Tuesday, January 3, 2012

Shortest Superstring Problem

If I give you a list of words, can you find the shortest string that contains all the words?

I can!

It turns out that this problem is equivalent to TSP, which means there are no polynomial-time algorithms to solve it. However, we can tackle it the same way as we tackle TSP: do the dynamic programming solution, which although slow, is the optimal correct algorithm. There's a trick to it though, which caught me out the first time: if one word is a complete subset of another and does not appear at the beginning or the end (as in the case ['abc', 'b']), the edge traversal principle doesn't work. In cases like these, the smaller word must first be removed from the list. You can see this below with ['germanic', 'german', 'germ']. EDIT: And if two words are the same, they'll both be substrings of each other, but we don't want to remove both of them. Thanks to Werner Lemberg for picking this up in the comments.

For once, some neat code. What's going on???

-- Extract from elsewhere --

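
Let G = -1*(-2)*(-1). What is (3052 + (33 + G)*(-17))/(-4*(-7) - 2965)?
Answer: -2525/2937 ≈ -0.85972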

all_words = ['ginger', 'german', 'minutes', 'testing', 'tingling', 'minor', 'testicle', 'manage', 'guilt', 'germanic', 'normal', 'malt', 'german', 'germ']
all_N = len(all_words)

words = []

# remove strings which are substrings of others
for i in xrange(all_N):
    for j in xrange(all_N):
        if i != j and all_words[i] != all_words[j] and all_words[i] in all_words[j]:
            break
    else:
        words.append(all_words[i])

N = len(words)
        
 
# determine the numerical overlap between two strings a,b
def overlap(a, b):
    best = 0
    for i in xrange(1, min(len(a), len(b))+1):
        if b.startswith(a[-i:]):
            best = i
    return best
 
 
cost = [[None] * N for _ in xrange(N)]
# Precompute edge costs
# for every pair of words with indices u,v
for u in xrange(N):
    for v in xrange(N):
        # work out the best compressed concatenation you can make with u then v
        cost[u][v] = len(words[u]) + len(words[v]) - overlap(words[u], words[v])
 
                 
cache = {}
backtrace = {}
                 
# top-down DP
def solve(used, last):
    if (used,last) not in cache:
     
        bestCost = 0
        bestOption = None
 
        # the base case is when used == 0. using no words, the optimal solution is of length 0
        if used != 0:
         
            bestCost = float('inf')
         
            # for each word we can use
            for i in xrange(N):
                 
                # if the word is as yet unused
                if (1 << i) & used:
                 
                    # calc the cost of using it
                    newCost = cost[i][last] + solve(used & ~(1<<i), i)
                     
                    # if we've reached a new best solution, update stuff
                    if newCost < bestCost:
                        bestCost = newCost
                        bestOption = i
         
        # cache stuff
        cache[(used, last)] = bestCost
        backtrace[(used, last)] = bestOption
     
    return cache[(used, last)]
 
 
# run it for all possible starting cases
bestCost = float('inf')
bestOption = None
for i in xrange(N):
    cur = solve(((1<<N)-1) & ~(1<<i), i)
    if cur < bestCost:
        bestCost = cur
        bestOption = i
 
 
# reconstruct the words that were used
soln = []
used = (1<<N) - 1
last = bestOption
while last is not None:
    soln.append(words[last])
    used &= ~(1<<last)
    last = backtrace[(used, last)]
soln.reverse()
 
 
# now compress the words of the solution into the final string
cur = soln[0]
for i in xrange(1, N):
    cur += soln[i][overlap(cur, soln[i]):]
print cur

The output is minutestinglingingermanicminormaltmanageguiltesticle. Fascinating stuff, I know.